Reforma. Denise Dresser.
Una película necesaria. Una película imprescindible. Una película hecha para el momento y que lo refleja de manera dolorosa, potente, magistral. El drama humano de los migrantes y quienes los odian, más allá de las cifras, más allá de análisis académicos, más allá de la retórica política. El antimexicanismo retratado en Desierto de Jonás Cuarón. Porque hoy, en la visión de Donald Trump y sus millones de seguidores, Estados Unidos es una sociedad asediada. Pero el peor enemigo no es un terrorista islámico sino un mexicano. No vive en Siria sino en California y quiere acabar con la Unión Americana. Con sus violadores y sus ladrones y sus corruptos y sus abusivos. Los hombres blancos -según el trumpismo furibundo- viven al acecho y los hispanos son responsables de ello. El personaje que con su rifle va matando a uno tras otro es la encarnación de ese odio colectivo que se vive, se respira, se siente en Estados Unidos en esta temporada electoral.
Y por ello uno de los protagonistas principales dice “vamos a cazar”, como si los mexicanos fueran animales y los trata como tales. Por ello grita, después de haber dado en el blanco, “My home”, mi casa. El cazador desalmado encarna una verdad cada vez más evidente: una porción importante de la población estadou- nidense que apoya a Trump es racista. Su campaña ha despertado algo sumergido pero real: una visión nativista y supremacista, equívoca y equivocada, políticamente peligrosa e intelectualmente deshonesta. Sobre las bases de evidencia cuestionable, Trump construye un edificio inhabitable. El universo maniqueo que Desierto muestra, escena tras escena. El universo donde todos los mexicanos son “mother fuckers” que merecen morir con una bala o a mordidas de perro.
El hombre estadounidense armado que persigue a todos en la película Desierto es un arquetipo de los que querrían un país sin mexicanos. Es Trump, el vigilante violento. Él se erige en la voz de aquellos cuyos empleos son arrebatados por mexicanos y cuyas mujeres son violadas por ellos. Él cree en la autopreservación racial y en la superioridad cultural. Trump se ha convertido en un hombre que reacciona ante las amenazas de la sociedad multiétnica disparando metafóricamente contra ella. Disparo tras disparo, como en el desierto. Para Trump y los suyos, los inmigrantes no son trabajadores, sino delincuentes. No llenan empleos vacíos, sino arrebatan oportunidades inmerecidas. Ignoran leyes y rompen reglas y saltan bardas y usan servicios públicos aunque no tengan derecho a hacerlo. Y sus millones de seguidores no reconocen la hipocresía de un país que erige bardas contra los mexicanos, pero los acepta con los brazos abiertos cuando ya la han saltado. Tantos estadounidenses pronunciándose contra la inmigración, pero empleando a los jardineros y a las nanas y a los albañiles que produce.
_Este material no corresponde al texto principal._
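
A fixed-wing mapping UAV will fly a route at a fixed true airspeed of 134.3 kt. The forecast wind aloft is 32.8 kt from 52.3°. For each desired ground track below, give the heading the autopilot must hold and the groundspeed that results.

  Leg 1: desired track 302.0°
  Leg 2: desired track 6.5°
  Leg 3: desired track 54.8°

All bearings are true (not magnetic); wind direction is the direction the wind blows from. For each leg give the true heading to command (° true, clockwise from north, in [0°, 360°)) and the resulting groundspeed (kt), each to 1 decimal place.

Leg 1: desired track 302.0°; wind correction +13.2° → command heading 315.2°, groundspeed 142.1 kt
Leg 2: desired track 6.5°; wind correction +10.1° → command heading 16.6°, groundspeed 109.4 kt
Leg 3: desired track 54.8°; wind correction -0.6° → command heading 54.2°, groundspeed 101.5 kt

Leg 1: heading=315.2°, groundspeed=142.1 kt
Leg 2: heading=16.6°, groundspeed=109.4 kt
Leg 3: heading=54.2°, groundspeed=101.5 kt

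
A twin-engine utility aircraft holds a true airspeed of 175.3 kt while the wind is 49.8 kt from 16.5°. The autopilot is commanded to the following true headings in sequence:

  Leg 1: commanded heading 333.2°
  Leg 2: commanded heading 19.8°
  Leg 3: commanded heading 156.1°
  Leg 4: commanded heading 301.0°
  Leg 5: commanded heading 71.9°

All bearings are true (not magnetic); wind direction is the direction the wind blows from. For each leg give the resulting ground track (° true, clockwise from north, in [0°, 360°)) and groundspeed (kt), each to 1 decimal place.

Leg 1: track=319.4°, groundspeed=143.2 kt
Leg 2: track=21.1°, groundspeed=125.6 kt
Leg 3: track=164.7°, groundspeed=215.7 kt
Leg 4: track=284.5°, groundspeed=169.8 kt
Leg 5: track=87.5°, groundspeed=152.6 kt

Leg 1: heading 333.2°; drift -13.8° → track 319.4°, groundspeed 143.2 kt
Leg 2: heading 19.8°; drift +1.3° → track 21.1°, groundspeed 125.6 kt
Leg 3: heading 156.1°; drift +8.6° → track 164.7°, groundspeed 215.7 kt
Leg 4: heading 301.0°; drift -16.5° → track 284.5°, groundspeed 169.8 kt
Leg 5: heading 71.9°; drift +15.6° → track 87.5°, groundspeed 152.6 kt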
Tristemente ante Trump, los migrantes hoy están solos; el gobierno mexicano parece haberse olvidado de ellos. Por ello, llegó el momento de ponernos a pensar y a actuar. Hay que luchar en múltiples frentes contra el antimexicanismo y participar en la vida política del vecino. Tendremos que ser parte activa del debate doméstico estadounidense: en Washington y en Wichita, en Nueva York y en Nuevo México, en San Francisco y Fresno. Porque lo que Trump, y tantos como él, no logra comprender es que esa identidad de la cual se enorgullecen -“The Land of the Free”- fue construida con la tolerancia que hoy rechazan. Esa identidad que tanto aprecian fue forjada con la apertura que hoy niegan. Esa identidad que tanto defienden fue creada gracias a una política de puertas abiertas y no de mentes cerradas. Recordarlo requerirá la construcción de coaliciones con mexicano-americanos, con sindicatos y sus líderes, con comunidades de migrantes y los clubes que los representan, con demócratas y republicanos moderados, con los que ya tienen poder político y los que lo obtendrán en el futuro. Requerirá cabildear y negociar, presionar y movilizar, usar las redes sociales y prenderlas. Requerirá no sólo tocar en las puertas de Washington sino abrirlas.
Porque parafraseando a una mexicana de la película Desierto sobre lo que pasa con nuestros migrantes: “Nadie merece morir así”. Y nadie merece vivir así: odiado, perseguido, asediado. Debemos pelear, como lo hace el personaje de Gael García Bernal, por llegar a esa pequeña lucecita de esperanza que se ve lejana, intermitente, en el horizonte. Recordemos que no somos inferiores a nadie ni nos merecemos menos. Orgullosamente somos de México, Mr. Trump.